Two USAF E-4B "Doomsday Planes" Damaged In Tornado At Offutt Air Force Base
The E-4Bs' tails were sticking out of their hangars when the tornado struck.
A tornado ripped through Offutt Air Force Base in Nebraska, home of Strategic Command, last Friday during heavy weather, which resulted in two of America's four E-4B National Airborne Operations Centers being damaged.
According to sources at Global Strike Command, both of the highly modified 747-200s were pulled into hangars on the base in advance of the storm, although their tails were left sticking out as the hangars were not designed to accommodate an entire 747 (most aren't). When the F1 tornado struck, its gusts pounded on their tails, turning them into giant levers of sorts, shifting the 747s inside.

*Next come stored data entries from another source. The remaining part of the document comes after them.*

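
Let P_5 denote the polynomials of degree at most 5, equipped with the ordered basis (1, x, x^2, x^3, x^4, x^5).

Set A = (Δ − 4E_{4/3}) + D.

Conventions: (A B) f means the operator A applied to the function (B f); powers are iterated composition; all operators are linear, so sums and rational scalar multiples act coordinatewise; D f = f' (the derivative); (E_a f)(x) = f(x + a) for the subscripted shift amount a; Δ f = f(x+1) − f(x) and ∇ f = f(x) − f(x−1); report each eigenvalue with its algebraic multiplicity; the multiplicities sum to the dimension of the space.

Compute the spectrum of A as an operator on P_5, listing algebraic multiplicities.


λ = -4 (multiplicity 6)

image of 1: -4
image of x: -4x - 10/3
image of x^2: -4x^2 - (20/3)x - 55/9
image of x^3: -4x^3 - 10x^2 - (55/3)x - 229/27
image of x^4: -4x^4 - (40/3)x^3 - (110/3)x^2 - (916/27)x - 943/81
image of x^5: -4x^5 - (50/3)x^4 - (550/9)x^3 - (2290/27)x^2 - (4715/81)x - 3853/243
the matrix is upper triangular; its diagonal is (-4, -4, -4, -4, -4, -4)
for a triangular matrix the eigenvalues are the diagonal entries, with algebraic multiplicity their repetition count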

The level of damage is being evaluated by the USAF and a team from Boeing and we don't know yet how bad it is, although it likely isn't superficial considering the circumstances.

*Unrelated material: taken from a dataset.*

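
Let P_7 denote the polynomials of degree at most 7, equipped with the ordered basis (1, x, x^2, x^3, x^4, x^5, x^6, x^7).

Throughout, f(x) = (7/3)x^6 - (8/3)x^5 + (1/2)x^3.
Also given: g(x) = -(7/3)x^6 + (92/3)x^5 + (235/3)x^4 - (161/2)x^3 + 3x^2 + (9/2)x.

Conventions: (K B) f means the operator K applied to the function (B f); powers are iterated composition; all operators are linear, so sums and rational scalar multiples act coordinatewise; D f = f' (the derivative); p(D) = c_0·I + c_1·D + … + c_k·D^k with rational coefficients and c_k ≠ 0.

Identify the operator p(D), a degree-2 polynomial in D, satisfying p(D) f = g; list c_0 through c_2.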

The other two E-4Bs were not at Offutt AFB, also their their home base, at the time. One was on duty somewhere while another was undergoing deep maintenance at Boeing's depot in San Antonio, Texas. So one of the aircraft is still available to perform the NAOC mission.
The E-4Bs have gone through a series of upgrades in recent years, extending their life and utility for the USAF. The aircraft are not only called upon to fly the National Command Authorities aloft during a major crisis, but they are also made available to FEMA during natural disasters to work as a central command post and communications relay platform. The E-4Bs also are used to fly the Secretary of Defense and their staff, as well as press, on overseas trips and to shadow Air Force One when the President is overseas.

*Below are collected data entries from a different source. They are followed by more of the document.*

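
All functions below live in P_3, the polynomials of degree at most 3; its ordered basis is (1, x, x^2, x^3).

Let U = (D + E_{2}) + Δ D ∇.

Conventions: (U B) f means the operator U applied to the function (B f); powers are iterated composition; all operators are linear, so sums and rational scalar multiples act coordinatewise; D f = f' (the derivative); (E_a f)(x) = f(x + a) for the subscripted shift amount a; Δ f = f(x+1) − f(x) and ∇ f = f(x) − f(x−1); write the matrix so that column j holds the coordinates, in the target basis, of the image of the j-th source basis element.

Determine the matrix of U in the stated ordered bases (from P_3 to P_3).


the matrix is [[1, 3, 4, 14]; [0, 1, 6, 12]; [0, 0, 1, 9]; [0, 0, 0, 1]] (rows listed top to bottom)

image of 1: 1
image of x: x + 3
image of x^2: x^2 + 6x + 4
image of x^3: x^3 + 9x^2 + 12x + 14
each image's coordinates form column j of the matrix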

According to our contacts at Global Strike Command, the E-4B's mission is not impacted at the moment as one aircraft is still available. The Navy's 16 E-6B Mercury aircraft are also capable of many of the same critical functions as the E-4B, albeit without the accommodations for a large NCA staff.
If the aircraft are very badly damaged it is uncertain if the USAF will repair them due to their old age and increasingly expensive operating cost—which was said to be a whopping $163,485 per hour in 2013—only second to the similar VC-25A, often referred to by its callsign when the President is onboard—Air Force One. Also, the USAF is now looking to replace these aircraft, with a program spooling up to do just that—a story we will post soon here on The War Zone.
Other aircraft at the base suffered damage as well, including eight of the USAF precious RC-135 fleet. Six out of the eight RC-135s affected have been returned to flight status already, but one of them is said to be badly damaged. There was also seven to ten million dollars in damage done to the base and its surrounding infrastructure.
More details as they become available.